- Born: 1760s
- Died: Unknown
- Occupation: Musician
- Relatives: František Xaver Pokorný

= Beate Pokorny =

Bohemian horn player (born 1760s)

Beate Pokorny (probably born around 1760) was a French horn player from Bohemia. She may have been the daughter of the composer František Xaver Pokorný, and she is one of the earliest known female horn players.

== Historical accounts ==
Few accounts of Pokorny are available. The edition of the Mercure de France praises Pokorny's performance of a concerto by Giovanni Punto at the Concert Spirituel on 24 December 1779. A pair of 1780 advertisements in The Morning Post allude to concerts in London by "two Miss Pokorny" who both played the horn; a third advertisement indicates a concert for the benefit of the two Pokornys. The identity of the second Pokorny is unknown.
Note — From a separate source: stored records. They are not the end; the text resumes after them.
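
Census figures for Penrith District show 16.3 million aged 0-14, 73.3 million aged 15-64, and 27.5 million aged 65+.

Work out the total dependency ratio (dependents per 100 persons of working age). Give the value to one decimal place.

Total dependency ratio = (16.3 + 27.5) / 73.3 × 100 = 43.8 / 73.3 × 100 = 59.8

Total dependency ratio: 59.8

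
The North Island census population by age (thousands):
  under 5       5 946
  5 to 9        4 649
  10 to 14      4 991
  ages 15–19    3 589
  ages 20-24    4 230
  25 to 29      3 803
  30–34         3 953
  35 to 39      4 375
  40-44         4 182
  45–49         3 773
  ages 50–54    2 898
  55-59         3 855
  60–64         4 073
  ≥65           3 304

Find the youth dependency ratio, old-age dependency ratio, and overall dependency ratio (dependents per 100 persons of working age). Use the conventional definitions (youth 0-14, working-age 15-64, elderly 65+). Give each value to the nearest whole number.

0–14: 5 946 + 4 649 + 4 991 = 15 586
15–64: 3 589 + 4 230 + 3 803 + 3 953 + 4 375 + 4 182 + 3 773 + 2 898 + 3 855 + 4 073 = 38 731
65+: 3 304
Youth dependency ratio = 15 586 / 38 731 × 100 = 40
Old-age dependency ratio = 3 304 / 38 731 × 100 = 9
Total dependency ratio = (15 586 + 3 304) / 38 731 × 100 = 18 890 / 38 731 × 100 = 49

Youth dependency ratio: 40
Old-age dependency ratio: 9
Total dependency ratio: 49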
Beate Pokorny is described as vituosic in two dictionaries, one from 1792 and the other from 1817.

== Analysis ==
According to musicologist Jan La Rue, the symphonies of František Xaver Pokorný have "exceptional" horn parts, which could be explained by having a skilled horn player as a daughter. Imyra Santana of Panthéon-Sorbonne University comments that more than one family of the name Pokorny is known to have been highly musical, and argues that the presence of a second horn player, likely her sister, suggests she came from a family of musicians. Santana also argues that she likely chose a concerto by Punto in order to demonstrate her virtuosity.